Friday 16 March 2012

A precedent for Archbishop John Sentamu



It is a little-known fact that a black African churchman has been offered the post of Archbishop of Canterbury. Despite being asked repeatedly to take up the job due to his outstanding intellectual credentials, however, this forgotten pioneer turned it down. And now, a mere 1,350 years later, it seems possible that another African-born prelate might finally take up the role.

The strongest candidate to succeed Archbishop Rowan Williams is the Archbishop of York John Sentamu, who was born in Uganda. As prime candidate he is already following in the footsteps of St Adrian, a North African who was offered the role in the year 668.

St Adrian has been largely forgotten by the church today, despite the fact that he did accept a lesser but still highly influential role in the 7th century English church. He has had a lasting impact as a result, and could easily be described as one of the founding figures of both the church and the English nation as a whole.

His work in establishing a network of monastic schools means that he can be credited as one of the founders of our entire educational system. Oxford and Cambridge themselves later grew out of the church’s promotion of learning, which St Adrian helped to establish all those centuries earlier. St Adrian was a genius, fluent in several languages and an expert across the academic spectrum, conversant in astronomy and mathematics as much as in theology and classical Greek.

St Adrian’s formal role was abbot of Canterbury’s monastery, which meant he acted as an adviser to the Archbishops in the city.  He spent 39 years nurturing the nascent English church, and died in the year 710 on 9 January, which is now kept as his saint’s day by those who remember him. His grave site is now lost, but lies somewhere amid the ruins of St Augustine’s Abbey, a peaceful English Heritage site a few minutes walk from the cathedral, pictured at the top of this post. Hardly anyone else was visiting the site on the three occasions I called by to pay my respects to our history, in contrast to the bustling cathedral nearby.

He would be an apt figure to remember at the consecration of our next Archbishop under any circumstances. St Adrian’s academic brilliance also puts me in mind of our current Archbishop of Canterbury, Rowan Williams, who was magnanimous in accepting the job despite all the difficulties and burdens that frightened off St Adrian.

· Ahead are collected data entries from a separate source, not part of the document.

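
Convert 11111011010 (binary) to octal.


Group into 3-bit groups: 011111011010
  011 = 3
  111 = 7
  011 = 3
  010 = 2
= 0o3732


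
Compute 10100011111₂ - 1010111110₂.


Align and subtract column by column (LSB to MSB, borrowing when needed):
  10100011111
- 01010111110
  -----------
  col 0: (1 - 0 borrow-in) - 0 → 1 - 0 = 1, borrow out 0
  col 1: (1 - 0 borrow-in) - 1 → 1 - 1 = 0, borrow out 0
  col 2: (1 - 0 borrow-in) - 1 → 1 - 1 = 0, borrow out 0
  col 3: (1 - 0 borrow-in) - 1 → 1 - 1 = 0, borrow out 0
  col 4: (1 - 0 borrow-in) - 1 → 1 - 1 = 0, borrow out 0
  col 5: (0 - 0 borrow-in) - 1 → borrow from next column: (0+2) - 1 = 1, borrow out 1
  col 6: (0 - 1 borrow-in) - 0 → borrow from next column: (-1+2) - 0 = 1, borrow out 1
  col 7: (0 - 1 borrow-in) - 1 → borrow from next column: (-1+2) - 1 = 0, borrow out 1
  col 8: (1 - 1 borrow-in) - 0 → 0 - 0 = 0, borrow out 0
  col 9: (0 - 0 borrow-in) - 1 → borrow from next column: (0+2) - 1 = 1, borrow out 1
  col 10: (1 - 1 borrow-in) - 0 → 0 - 0 = 0, borrow out 0
Reading bits MSB→LSB: 01001100001
Strip leading zeros: 1001100001
= 1001100001


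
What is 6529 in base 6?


Divide by 6 repeatedly:
6529 ÷ 6 = 1088 remainder 1
1088 ÷ 6 = 181 remainder 2
181 ÷ 6 = 30 remainder 1
30 ÷ 6 = 5 remainder 0
5 ÷ 6 = 0 remainder 5
Reading remainders bottom-up:
= 50121


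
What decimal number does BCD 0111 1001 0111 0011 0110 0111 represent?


Each 4-bit group → digit:
  0111 → 7
  1001 → 9
  0111 → 7
  0011 → 3
  0110 → 6
  0111 → 7
= 797367


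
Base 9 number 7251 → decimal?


Positional values (base 9):
  1 × 9^0 = 1 × 1 = 1
  5 × 9^1 = 5 × 9 = 45
  2 × 9^2 = 2 × 81 = 162
  7 × 9^3 = 7 × 729 = 5103
Sum = 1 + 45 + 162 + 5103
= 5311


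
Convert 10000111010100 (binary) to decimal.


Positional values:
Bit 2: 1 × 2^2 = 4
Bit 4: 1 × 2^4 = 16
Bit 6: 1 × 2^6 = 64
Bit 7: 1 × 2^7 = 128
Bit 8: 1 × 2^8 = 256
Bit 13: 1 × 2^13 = 8192
Sum = 4 + 16 + 64 + 128 + 256 + 8192
= 8660


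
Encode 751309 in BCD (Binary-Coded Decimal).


Each digit → 4-bit binary:
  7 → 0111
  5 → 0101
  1 → 0001
  3 → 0011
  0 → 0000
  9 → 1001
= 0111 0101 0001 0011 0000 1001


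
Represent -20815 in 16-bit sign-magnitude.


Sign bit: 1 (negative)
Magnitude: 20815 = 101000101001111
= 1101000101001111


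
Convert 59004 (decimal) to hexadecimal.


Divide by 16 repeatedly:
59004 ÷ 16 = 3687 remainder 12 (C)
3687 ÷ 16 = 230 remainder 7 (7)
230 ÷ 16 = 14 remainder 6 (6)
14 ÷ 16 = 0 remainder 14 (E)
Reading remainders bottom-up:
= 0xE67C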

On a final historical note, the last Archbishop of Canterbury to be recognised as a saint is St Boniface of Savoy, who was enthroned in 1249 and died in 1270. He too was caught up in the fiercest arguments of his day, standing between the King and the pro-democracy rebel Simon de Montford, neither of whom he managed to please entirely.

It took nearly 600 years after St Boniface’s death before he was formally recognised as a saint in 1839. Just occasionally there are people whose saintly attributes shine through rather quicker than that. 

1 comment:

  1. And it was because Adrian had turned it down that it was then offered to an Asian, Theodore of Tarsus, who went on to become possibly the greatest of all the Archbishops of Canterbury. What a team they must have made in C7th Canterbury.